C’est bon d’avoir quelqu’un capable de m’ouvrir les yeux sur les évidences ajouta-t-il en l’embrassant.
Sauf que je m’y suis pris comme un con. J’ai considéré que Frédérique serait d’accord avant même de lui en parler. Du coup, je l’ai totalement négligée et…
– … Elle t’a envoyé chier.
Tu sais qu’elle me plaît bien. Elle a un sacré caractère. Si tu m’en avais parlé avant, je te l’aurai dit. Ton projet, il a des tas de conséquences sur la vie de toutes les personnes concernées. Mais celle pour qui ça en a le plus, c’est Franck.
Frédéric la regarda, éberlué.
– Ah ! Naturellement, tu as pensé en mec. Il serait temps de chausser tes lunettes de père. Quel âge a ton fils ?
– Deux ans mais je ne vois pas…
– Quand ton projet sera prêt il aura ?
– Quatre ans. Où veux-tu en venir.
– A l’école mon vieux. Quand on a quatre ans, on va à la maternelle. Où est la maternelle la plus proche ?
– Je vois. Tu marques un point. Tu ferais une mère redoutable.
– Je ferai une mère redoutable, le conditionnel n’a pas lieu d’être.
– Oh Putain ! Décidément, c’est ma journée…
– Quand on ne veut pas se faire battre, on ne tend pas de verge. Tu devrais le savoir mieux que n’importe qui.
– Pax ! dit-il en mettant ses deux mains devant lui en guise de bouclier. Je me rends. Aide-moi plutôt à trouver un moyen de rattr le coup avec Frédérique.
– Où est-elle cette semaine.
– Dans le Vercors lundi et mardi, entre La Tour-du-Pin et Bourgoin-Jallieu le reste de la semaine.
– Ok. Là, je suis paumée. C’est où tout ça ?
– Du côté de Grenoble
– Donc elle dort à Grenoble. C’est la merde ça.
– Non. Elle dort à Villard demain soir et à La Tour à partir de mardi. L’auberge de Villard a une très jolie vue et La Tour du Pin est une ville magnifique. Sans compter qu’elle aura moins de kilomètres à faire.
– Je suis impressionnée. Tu connais toute la France aussi bien ?
– Je n’ai aucun mérite, ma marraine habitait Meylan, j’ai des cousins à La Tour et je me suis cassé la jambe à Villard-de-Lans. Tu vois, aucun mérite.

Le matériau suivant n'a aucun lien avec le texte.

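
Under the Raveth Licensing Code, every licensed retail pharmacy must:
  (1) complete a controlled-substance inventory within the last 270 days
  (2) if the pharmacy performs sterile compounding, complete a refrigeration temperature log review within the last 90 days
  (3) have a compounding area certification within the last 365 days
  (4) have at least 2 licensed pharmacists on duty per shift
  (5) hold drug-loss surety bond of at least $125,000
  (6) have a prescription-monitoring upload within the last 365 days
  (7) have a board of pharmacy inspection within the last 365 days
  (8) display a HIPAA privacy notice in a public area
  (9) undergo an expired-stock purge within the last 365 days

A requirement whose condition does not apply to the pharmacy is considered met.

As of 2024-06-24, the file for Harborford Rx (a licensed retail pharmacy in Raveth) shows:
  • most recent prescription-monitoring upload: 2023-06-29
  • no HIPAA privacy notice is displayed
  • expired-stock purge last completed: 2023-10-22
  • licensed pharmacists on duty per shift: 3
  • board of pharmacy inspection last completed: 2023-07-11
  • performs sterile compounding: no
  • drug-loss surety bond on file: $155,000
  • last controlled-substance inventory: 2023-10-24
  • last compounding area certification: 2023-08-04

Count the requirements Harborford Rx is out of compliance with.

1. controlled-substance inventory 244 days ago vs limit 270 → met
2. condition 'performs sterile compounding' does not hold → requirement n/a → met
3. compounding area certification 325 days ago vs limit 365 → met
4. licensed pharmacists on duty per shift 3 ≥ 2 → met
5. drug-loss surety bond $155,000 ≥ $125,000 → met
6. prescription-monitoring upload 361 days ago vs limit 365 → met
7. board of pharmacy inspection 349 days ago vs limit 365 → met
8. HIPAA privacy notice absent → not met
9. expired-stock purge 246 days ago vs limit 365 → met
Not met: 1 of 9

1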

– Je vois. N’empêche que j’en ai appris plus sur toi en dix minutes que ces trois derniers mois. J’ai une autre nouvelle pour toi : tu pars pour Villard-de-Lans demain matin. J’espère qu’il leur restera des chambres… Je crois que ce serait plus prudent de téléphoner.
***
Nathalie ferma son navigateur. Elle n’était pas restée plus de trois quarts d’heure à discuter avec ses deux correspondants. Le curieux l’avait inondé de questions insipides mais ne répondait jamais aux siennes. Quant à l’autre, il voulait des détails, toujours plus de détails et exigeait qu’elle répondît avant même d’avoir lu son message en entier. Et en plus, le goujat avait la prétention de corriger ses fautes de frappe. Elle l’avait congédié en lui signalant qu’elle n’était pas dactylo.
« Quelle bande de pithécanthropes ! S’ils sont tous sur le même moule, autant rester nonne » pensa-t-elle. Et elle alla se coucher l’esprit serein.